Michelangelo Da Pisa – Sogno
Una volta caduto nella profondità di un pensiero, ritorno in superficie con i sogni sotto le unghie.
Una volta caduto nella profondità di un pensiero, ritorno in superficie con i sogni sotto le unghie.
Per indole l’essere umano ambisce a mete lontane, impervie, complesse, perché cibo per la propria vanagloria, trascurando probabilità e opportunità che quotidianamente, inavvertitamente, disgraziatamente calpesta.
Scrivere è un urlo silenzioso, un riservato egocentrismo, una timida vanità.
Per ogni sogno realizzato, ne viene concepito uno nuovo con la stessa intensità.

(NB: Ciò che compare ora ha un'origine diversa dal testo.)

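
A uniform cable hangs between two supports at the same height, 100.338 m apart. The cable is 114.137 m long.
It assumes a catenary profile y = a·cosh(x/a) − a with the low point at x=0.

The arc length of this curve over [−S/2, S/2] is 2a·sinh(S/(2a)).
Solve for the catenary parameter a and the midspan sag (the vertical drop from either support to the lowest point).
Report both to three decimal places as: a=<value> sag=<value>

seed: a₀ = √(S³/(24(L−S))) = √(100.338³/(24·13.799)) = 55.229197
iter 1: u=0.908378  f(a)=+5.806e-01  f'(a)=-5.422e-01  a ← 55.229197 − (+5.806e-01/-5.422e-01) = 56.300137
iter 2: u=0.891099  f(a)=+1.732e-02  f'(a)=-5.103e-01  a ← 56.300137 − (+1.732e-02/-5.103e-01) = 56.334078
iter 3: u=0.890562  f(a)=+1.646e-05  f'(a)=-5.093e-01  a ← 56.334078 − (+1.646e-05/-5.093e-01) = 56.334110
iter 4: u=0.890562  f(a)=+1.492e-11  f'(a)=-5.093e-01  a ← 56.334110 − (+1.492e-11/-5.093e-01) = 56.334110
converged: |Δa| < 1e-12 after 4 iterations
sag = a·(cosh(S/(2a)) − 1) = 56.334110·(cosh(0.890562) − 1) = 23.855326
T_max/T_min = cosh(S/(2a)) = 1.423461

a=56.334 sag=23.855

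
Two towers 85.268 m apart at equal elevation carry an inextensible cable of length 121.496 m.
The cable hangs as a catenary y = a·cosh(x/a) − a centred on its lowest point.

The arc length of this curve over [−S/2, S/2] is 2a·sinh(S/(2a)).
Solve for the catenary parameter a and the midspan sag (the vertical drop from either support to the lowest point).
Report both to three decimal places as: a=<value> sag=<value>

seed: a₀ = √(S³/(24(L−S))) = √(85.268³/(24·36.228)) = 26.702463
iter 1: u=1.596632  f(a)=+4.908e+00  f'(a)=-3.471e+00  a ← 26.702463 − (+4.908e+00/-3.471e+00) = 28.116407
iter 2: u=1.516339  f(a)=+4.168e-01  f'(a)=-2.905e+00  a ← 28.116407 − (+4.168e-01/-2.905e+00) = 28.259905
iter 3: u=1.508639  f(a)=+3.622e-03  f'(a)=-2.854e+00  a ← 28.259905 − (+3.622e-03/-2.854e+00) = 28.261174
iter 4: u=1.508571  f(a)=+2.788e-07  f'(a)=-2.854e+00  a ← 28.261174 − (+2.788e-07/-2.854e+00) = 28.261174
iter 5: u=1.508571  f(a)=+2.842e-14  f'(a)=-2.854e+00  a ← 28.261174 − (+2.842e-14/-2.854e+00) = 28.261174
converged: |Δa| < 1e-12 after 5 iterations
sag = a·(cosh(S/(2a)) − 1) = 28.261174·(cosh(1.508571) − 1) = 38.738926
T_max/T_min = cosh(S/(2a)) = 2.370747

a=28.261 sag=38.739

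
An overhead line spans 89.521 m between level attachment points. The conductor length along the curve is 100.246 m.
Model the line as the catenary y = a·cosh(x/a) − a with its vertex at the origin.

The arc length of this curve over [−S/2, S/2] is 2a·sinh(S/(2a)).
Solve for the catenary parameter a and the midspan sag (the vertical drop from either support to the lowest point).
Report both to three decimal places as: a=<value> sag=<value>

seed: a₀ = √(S³/(24(L−S))) = √(89.521³/(24·10.725)) = 52.793823
iter 1: u=0.847836  f(a)=+3.921e-01  f'(a)=-4.363e-01  a ← 52.793823 − (+3.921e-01/-4.363e-01) = 53.692671
iter 2: u=0.833643  f(a)=+1.024e-02  f'(a)=-4.137e-01  a ← 53.692671 − (+1.024e-02/-4.137e-01) = 53.717417
iter 3: u=0.833259  f(a)=+7.395e-06  f'(a)=-4.132e-01  a ← 53.717417 − (+7.395e-06/-4.132e-01) = 53.717435
iter 4: u=0.833258  f(a)=+3.851e-12  f'(a)=-4.132e-01  a ← 53.717435 − (+3.851e-12/-4.132e-01) = 53.717435
converged: |Δa| < 1e-12 after 4 iterations
sag = a·(cosh(S/(2a)) − 1) = 53.717435·(cosh(0.833258) − 1) = 19.752817
T_max/T_min = cosh(S/(2a)) = 1.367717

a=53.717 sag=19.753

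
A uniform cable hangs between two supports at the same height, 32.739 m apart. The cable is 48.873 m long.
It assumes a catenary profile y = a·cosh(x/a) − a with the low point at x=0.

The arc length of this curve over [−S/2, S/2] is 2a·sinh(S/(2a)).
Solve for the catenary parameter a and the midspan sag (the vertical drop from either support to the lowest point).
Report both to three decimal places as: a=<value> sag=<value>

seed: a₀ = √(S³/(24(L−S))) = √(32.739³/(24·16.134)) = 9.519661
iter 1: u=1.719547  f(a)=+2.560e+00  f'(a)=-4.504e+00  a ← 9.519661 − (+2.560e+00/-4.504e+00) = 10.088147
iter 2: u=1.622647  f(a)=+2.473e-01  f'(a)=-3.672e+00  a ← 10.088147 − (+2.473e-01/-3.672e+00) = 10.155481
iter 3: u=1.611888  f(a)=+2.851e-03  f'(a)=-3.588e+00  a ← 10.155481 − (+2.851e-03/-3.588e+00) = 10.156276
iter 4: u=1.611762  f(a)=+3.886e-07  f'(a)=-3.587e+00  a ← 10.156276 − (+3.886e-07/-3.587e+00) = 10.156276
iter 5: u=1.611762  f(a)=-7.105e-15  f'(a)=-3.587e+00  a ← 10.156276 − (-7.105e-15/-3.587e+00) = 10.156276
converged: |Δa| < 1e-12 after 5 iterations
sag = a·(cosh(S/(2a)) − 1) = 10.156276·(cosh(1.611762) − 1) = 16.306764
T_max/T_min = cosh(S/(2a)) = 2.605585

a=10.156 sag=16.307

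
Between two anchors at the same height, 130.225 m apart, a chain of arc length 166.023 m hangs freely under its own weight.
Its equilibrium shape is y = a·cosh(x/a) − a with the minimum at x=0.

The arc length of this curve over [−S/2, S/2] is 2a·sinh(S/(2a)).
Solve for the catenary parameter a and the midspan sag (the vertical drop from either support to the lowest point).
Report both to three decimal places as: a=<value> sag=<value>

a=52.671 sag=45.641

seed: a₀ = √(S³/(24(L−S))) = √(130.225³/(24·35.798)) = 50.699835
iter 1: u=1.284274  f(a)=+3.071e+00  f'(a)=-1.659e+00  a ← 50.699835 − (+3.071e+00/-1.659e+00) = 52.550600
iter 2: u=1.239044  f(a)=+1.762e-01  f'(a)=-1.474e+00  a ← 52.550600 − (+1.762e-01/-1.474e+00) = 52.670126
iter 3: u=1.236232  f(a)=+6.578e-04  f'(a)=-1.463e+00  a ← 52.670126 − (+6.578e-04/-1.463e+00) = 52.670575
iter 4: u=1.236222  f(a)=+9.246e-09  f'(a)=-1.463e+00  a ← 52.670575 − (+9.246e-09/-1.463e+00) = 52.670575
iter 5: u=1.236222  f(a)=-2.842e-14  f'(a)=-1.463e+00  a ← 52.670575 − (-2.842e-14/-1.463e+00) = 52.670575
converged: |Δa| < 1e-12 after 5 iterations
sag = a·(cosh(S/(2a)) − 1) = 52.670575·(cosh(1.236222) − 1) = 45.640658
T_max/T_min = cosh(S/(2a)) = 1.866530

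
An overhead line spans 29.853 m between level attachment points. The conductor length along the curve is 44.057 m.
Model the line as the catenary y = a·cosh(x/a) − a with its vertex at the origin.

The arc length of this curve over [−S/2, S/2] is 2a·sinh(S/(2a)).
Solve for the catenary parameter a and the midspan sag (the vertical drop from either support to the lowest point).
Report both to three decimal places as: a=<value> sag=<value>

seed: a₀ = √(S³/(24(L−S))) = √(29.853³/(24·14.204)) = 8.834277
iter 1: u=1.689612  f(a)=+2.171e+00  f'(a)=-4.232e+00  a ← 8.834277 − (+2.171e+00/-4.232e+00) = 9.347203
iter 2: u=1.596895  f(a)=+2.034e-01  f'(a)=-3.473e+00  a ← 9.347203 − (+2.034e-01/-3.473e+00) = 9.405773
iter 3: u=1.586951  f(a)=+2.194e-03  f'(a)=-3.399e+00  a ← 9.405773 − (+2.194e-03/-3.399e+00) = 9.406418
iter 4: u=1.586842  f(a)=+2.613e-07  f'(a)=-3.398e+00  a ← 9.406418 − (+2.613e-07/-3.398e+00) = 9.406418
iter 5: u=1.586842  f(a)=+0.000e+00  f'(a)=-3.398e+00  a ← 9.406418 − (+0.000e+00/-3.398e+00) = 9.406418
converged: |Δa| < 1e-12 after 5 iterations
sag = a·(cosh(S/(2a)) − 1) = 9.406418·(cosh(1.586842) − 1) = 14.546358
T_max/T_min = cosh(S/(2a)) = 2.546429

a=9.406 sag=14.546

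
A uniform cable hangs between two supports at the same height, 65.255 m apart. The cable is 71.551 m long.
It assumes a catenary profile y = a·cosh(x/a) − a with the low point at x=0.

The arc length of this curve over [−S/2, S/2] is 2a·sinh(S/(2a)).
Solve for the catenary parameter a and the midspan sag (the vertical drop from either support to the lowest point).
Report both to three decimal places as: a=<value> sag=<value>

seed: a₀ = √(S³/(24(L−S))) = √(65.255³/(24·6.296)) = 42.882758
iter 1: u=0.760854  f(a)=+1.848e-01  f'(a)=-3.110e-01  a ← 42.882758 − (+1.848e-01/-3.110e-01) = 43.476887
iter 2: u=0.750456  f(a)=+3.910e-03  f'(a)=-2.980e-01  a ← 43.476887 − (+3.910e-03/-2.980e-01) = 43.490010
iter 3: u=0.750230  f(a)=+1.835e-06  f'(a)=-2.977e-01  a ← 43.490010 − (+1.835e-06/-2.977e-01) = 43.490016
iter 4: u=0.750230  f(a)=+3.979e-13  f'(a)=-2.977e-01  a ← 43.490016 − (+3.979e-13/-2.977e-01) = 43.490016
converged: |Δa| < 1e-12 after 4 iterations
sag = a·(cosh(S/(2a)) − 1) = 43.490016·(cosh(0.750230) − 1) = 12.823995
T_max/T_min = cosh(S/(2a)) = 1.294872

a=43.490 sag=12.824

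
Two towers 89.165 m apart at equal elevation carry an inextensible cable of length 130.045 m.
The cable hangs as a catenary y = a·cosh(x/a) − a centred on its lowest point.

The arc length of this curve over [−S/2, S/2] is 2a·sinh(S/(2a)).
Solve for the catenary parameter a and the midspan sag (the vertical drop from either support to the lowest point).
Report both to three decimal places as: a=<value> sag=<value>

a=28.563 sag=42.457

seed: a₀ = √(S³/(24(L−S))) = √(89.165³/(24·40.880)) = 26.880080
iter 1: u=1.658570  f(a)=+6.005e+00  f'(a)=-3.965e+00  a ← 26.880080 − (+6.005e+00/-3.965e+00) = 28.394734
iter 2: u=1.570097  f(a)=+5.450e-01  f'(a)=-3.275e+00  a ← 28.394734 − (+5.450e-01/-3.275e+00) = 28.561134
iter 3: u=1.560950  f(a)=+5.478e-03  f'(a)=-3.210e+00  a ← 28.561134 − (+5.478e-03/-3.210e+00) = 28.562841
iter 4: u=1.560857  f(a)=+5.656e-07  f'(a)=-3.209e+00  a ← 28.562841 − (+5.656e-07/-3.209e+00) = 28.562841
iter 5: u=1.560857  f(a)=+0.000e+00  f'(a)=-3.209e+00  a ← 28.562841 − (+0.000e+00/-3.209e+00) = 28.562841
converged: |Δa| < 1e-12 after 5 iterations
sag = a·(cosh(S/(2a)) − 1) = 28.562841·(cosh(1.560857) − 1) = 42.456603
T_max/T_min = cosh(S/(2a)) = 2.486428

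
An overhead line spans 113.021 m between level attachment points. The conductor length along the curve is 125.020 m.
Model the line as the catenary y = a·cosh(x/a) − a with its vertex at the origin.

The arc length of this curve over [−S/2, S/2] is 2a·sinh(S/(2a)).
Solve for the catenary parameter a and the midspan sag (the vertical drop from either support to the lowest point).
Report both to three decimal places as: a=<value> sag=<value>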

Ho tante spine piantate nell’animo, le più grandi son riuscito a toglierle, altre mi si sono spezzate dentro, ma sono sotto lo sguardo vigile del tempo. Le peggiori sono le più sottili, quasi impercettibili, che ondeggiano a ogni respiro, ti trafiggono le carni a ogni carezza, visibili solo in controluce, al bagliore di un ricordo.
Non andate a dormire troppo tardi, rischiereste di non incontrare sogni.
E mi addormenterò col cuore straripante di gioia, con la frenesia di risvegliarmi domani, per rendermi conto che il mio ieri non è stato solo un sogno.